Mr Echono, made the call in Abuja, while speaking with newsmen at the end of the Annual General Meeting of the Procurement Professionals Association of Nigeria, PPAN.
According to him, it is time to evolve measures that would nip the problem in the bud.
He noted that rather than focus on arresting and prosecuting people who go against procurement guidelines, measures should be put in place to prevent people from indulging in the act.
He stressed the need to encourage professionalism, reinforce procurement system, ensure checks among other things.
“Corruption is one of the manifestations or incentives for mis-procurement.
“It has over time been a major source of pecuniary gain as people see it as a main source of unearned income.
“So, it is better to put measures in place to limit incidences from happening rather than thinking of arresting people and prosecuting them.
“Working with Bureau of Public Procurement (BPP) and other anti-corruption agencies, PPAN is designing mechanisms to improve on those processes that will detect, disrupt and also prevent sharp practices,” he said.
On the theme of the 2022 AGM of PPAN, “Expanding the Frontiers of Procurement Practice: The Role of Procurement Professionals Association” the TETFund boss said it was apt.
He said procurement professionals in Nigeria ought to embrace the dynamism in procurement processes to remain relevant.
He stressed that professionals could not afford to be left out of the current dynamism in the system, adding that technological advancement had changed procurement practice across globe.
“This year’s AGM centres around how to improve our procurement system and how to train our members to discharge this onerous responsibility.
“In the public sector for instance, nearly over 60 per cent of our capital budgets have direct bearing with procurement.
“So, the ability of professionals to carry out their work in a manner that is efficient, prudent and judicious will help conserve the limited resources that we have.
“It will also help organisations to improve their competitiveness because they will be operating at optimal level,” he said.
Mr Echono further said that besides professionalism, integrity also played major role in efficient procurement process.
“We want to ensure that they have the right orientation, character and the disposition to be truthful and honest in the discharge of their duty,” he said.
On the spate of abandoned projects in the country, the TETFund boss said that measures could be put in place to limit it.
He said, “I know the last one year has been a challenging moment because of the sharp increase in prices of materials and that is the more reason why we need an efficient regulatory framework.
“We also need professionals who will be able to predict, forecast and put in place measures that will respond in a nimble manner to these challenges.
“In TETFund for instance, we have designed various ways to respond to it and we will be working closely with regulatory authorities so that we do not have abandoned projects.
“Where the fault is that of the contractors, we are not only recommending eliminations but also sanctions”.

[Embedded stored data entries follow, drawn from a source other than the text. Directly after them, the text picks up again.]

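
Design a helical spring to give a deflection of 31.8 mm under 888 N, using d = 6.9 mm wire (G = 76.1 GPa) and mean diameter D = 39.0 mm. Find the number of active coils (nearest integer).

13

Required rate k = F/δ = 888/31.8 = 27.925 N/mm
N_a = Gd⁴/(8D³k) = (76.1×10³ × 6.9⁴)/(8 × 39.0³ × 27.925)
    = 1.72497e+08 / 1.32516e+07 = 13.02 → 13 coils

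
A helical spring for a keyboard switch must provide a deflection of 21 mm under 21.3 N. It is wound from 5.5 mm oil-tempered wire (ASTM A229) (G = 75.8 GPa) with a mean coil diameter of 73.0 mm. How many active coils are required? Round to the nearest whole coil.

22

Required rate k = F/δ = 21.3/21 = 1.0143 N/mm
N_a = Gd⁴/(8D³k) = (75.8×10³ × 5.5⁴)/(8 × 73.0³ × 1.0143)
    = 6.93617e+07 / 3.1566e+06 = 21.97 → 22 coils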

Meanwhile, Emeka Ezeh, Chairman Board of Trustees of PPAN, said one of the ways to ensure efficiency, transparency and accountability in procurement processes in the country was to ensure that projects were not tied to particular contractors.
He called for proper procurement practice that would give a level playing ground to stakeholders.
Similarly, the Chairman of PPAN, Prof. James Akanmu, said the association would promote best practices.
Mr Akanmu, who emerged chairman at the end of an election at the general meeting, said it would no longer be business as usual.
“We want to bring integrity back to procurement. We want to support the government and the private sector to ensure best practices with the programmes we want to roll out,” he said.